The recent news of both Kate Spade and Anthony Bourdain’s death by suicide has been on my mind a lot lately. I know that there is probably not much more that I can say which hasn’t already been said, tweeted, posted, or written about in an article.
Regardless, this is my version of what I have to say…
I’d be a liar to admit that I haven’t faced my own moments, even extended periods, of depression. Honestly, there are still days when I’m not 100% okay. The only difference is that now, I’ve learned how to cope better.
However, during those times in my past, whenever I was in my pit of depression, I’d typically isolate myself off from the world — from my friends, from my family, from any of my loved ones.
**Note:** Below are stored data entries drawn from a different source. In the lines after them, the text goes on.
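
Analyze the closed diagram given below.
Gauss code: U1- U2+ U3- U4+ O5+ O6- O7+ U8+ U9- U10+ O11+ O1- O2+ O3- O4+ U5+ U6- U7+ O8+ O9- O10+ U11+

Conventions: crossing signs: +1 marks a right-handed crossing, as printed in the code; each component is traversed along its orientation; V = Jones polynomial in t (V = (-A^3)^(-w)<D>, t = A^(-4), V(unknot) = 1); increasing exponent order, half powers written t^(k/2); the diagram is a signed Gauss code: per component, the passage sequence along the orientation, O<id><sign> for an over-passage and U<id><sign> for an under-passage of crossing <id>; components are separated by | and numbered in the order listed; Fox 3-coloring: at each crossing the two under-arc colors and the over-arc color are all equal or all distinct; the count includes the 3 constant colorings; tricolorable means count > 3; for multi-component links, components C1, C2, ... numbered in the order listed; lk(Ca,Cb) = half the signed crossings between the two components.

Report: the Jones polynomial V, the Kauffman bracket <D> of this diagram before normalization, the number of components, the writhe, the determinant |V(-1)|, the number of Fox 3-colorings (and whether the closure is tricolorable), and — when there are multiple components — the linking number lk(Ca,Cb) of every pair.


Jones polynomial: V(t) = t + t^3 - t^4
<D> = A^-7 - A^-3 - A^5; writhe +3
components 1, writhe +3 (11 crossings)
3-colorings: 9 of 3^11, det 3 — tricolorable
note: w = +3 (over 11 crossings) is diagram-only; (-A^3)^(-3) removes it from V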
I did so because I always thought, “Who would want to hear me complain about my life?”
Why would anyone want to talk to someone who is sad?
Why would anyone want to be around someone who is sad?
So, I stayed away from people until I was “feeling better”. And if I did have to actually face people, I would just put a smile on for show, pretend like all was fine and dandy, and then return to my state of depression — in silence.
But, there’s a problem with this — We shouldn’t have to suffer in silence.
We shouldn’t feel like we’re inconveniencing someone by telling them what’s wrong. We shouldn’t feel like a burden. We shouldn’t feel like we can’t be around people. We shouldn’t feel ashamed.
We need to remove the stigma that depression is just a “passing phase”. We need to stop telling people to “suck it up” when they do open up to us because we never really know how badly someone may have it.
A lack of empathy towards someone in depression could very well be the thing that puts them over the edge.
I know now that if I am feeling like I’m back in that awful pit, that I need to talk to someone — to a friend, a family member, a loved one. I need let it out. I need to let people know.
And in the same respect, we need to check in on our loved ones and make sure that they are really okay.
You should never assume that everyone you know is doing okay.
Sometimes, the less we speak, the more. Sometimes, those who are the most quiet have the loudest thoughts. Sometimes, those who act like everything is okay are the ones who are hurting the most.
And if we suspect that there is someone we know who is suffering, we need to either provide aid or seek out aid to offer.
The tragic deaths of Kate Spade and Anthony Bourdain are a reminder to all of us that not everything is as it seems. You may never know really know what’s going on inside someone else’s head until it’s too late.